The Legislative Council consists of senators and representatives who meet regularly in the interim between sessions, in order to monitor state government operations. The Council oversees activities such as transfers of funds within an agency, to ensure that funds are spent by executive branch agencies in compliance with appropriation bills. Also, the Council tracks significant personnel moves by state agencies, such as promotions and pay raises.
The Council approved spending an additional $2 million on the Governor’s Distinguished Scholarships. Another $12 million will remain in the rainy day fund.
There was a sense of urgency behind the Council’s vote because many graduating high school seniors will make their decisions on where to go to college by May 1, and financial aid packages are critical when students decide where to attend college.
The director of the state Higher Education Department said that he wanted students to know for certain by May 1 whether they would receive the scholarship.
Recipients of the Governor’s Distinguished Scholarship are some of the brightest young students in Arkansas. If they graduate from an Arkansas university they are more likely to stay in the state, and over the long term the state economy is more likely to prosper if our brightest students have a reason to remain in Arkansas and establish a career here.
Anniversary of Grant Program
State and local elected officials joined civic leaders at the Capitol to commemorate the 40th anniversary of the Community Development Block Grant program.

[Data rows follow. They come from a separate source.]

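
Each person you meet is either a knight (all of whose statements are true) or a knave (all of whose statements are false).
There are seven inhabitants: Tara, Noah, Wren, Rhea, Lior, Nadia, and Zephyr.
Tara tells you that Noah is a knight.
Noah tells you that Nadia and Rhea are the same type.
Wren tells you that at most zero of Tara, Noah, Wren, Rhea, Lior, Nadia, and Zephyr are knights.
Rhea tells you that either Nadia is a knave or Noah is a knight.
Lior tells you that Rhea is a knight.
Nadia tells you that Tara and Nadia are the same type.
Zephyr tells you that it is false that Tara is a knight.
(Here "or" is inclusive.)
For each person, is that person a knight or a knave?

Tara is a knight, Noah is a knight, Wren is a knave, Rhea is a knight, Lior is a knight, Nadia is a knight, and Zephyr is a knave.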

Grants come from the federal government.
Many are administered through the Arkansas Economic Development Commission, which has received more than $19 million a year for the past few years. Their purpose is to benefit communities with families of low and moderate incomes.
The larger cities in Arkansas receive CDBG funds directly from the federal government and the AEDC administers the grants for smaller towns. They are for a variety of uses, including water and wastewater systems, streets, community centers and senior citizens, child care facilities and public health facilities. Also, they have been used to provide loans to private businesses that create new jobs.
The money can be used to buy property, demolish buildings or renovate existing buildings, whether public or private.
In the 40 years of the CDBG program, Arkansas communities have received more than $700 million in grants.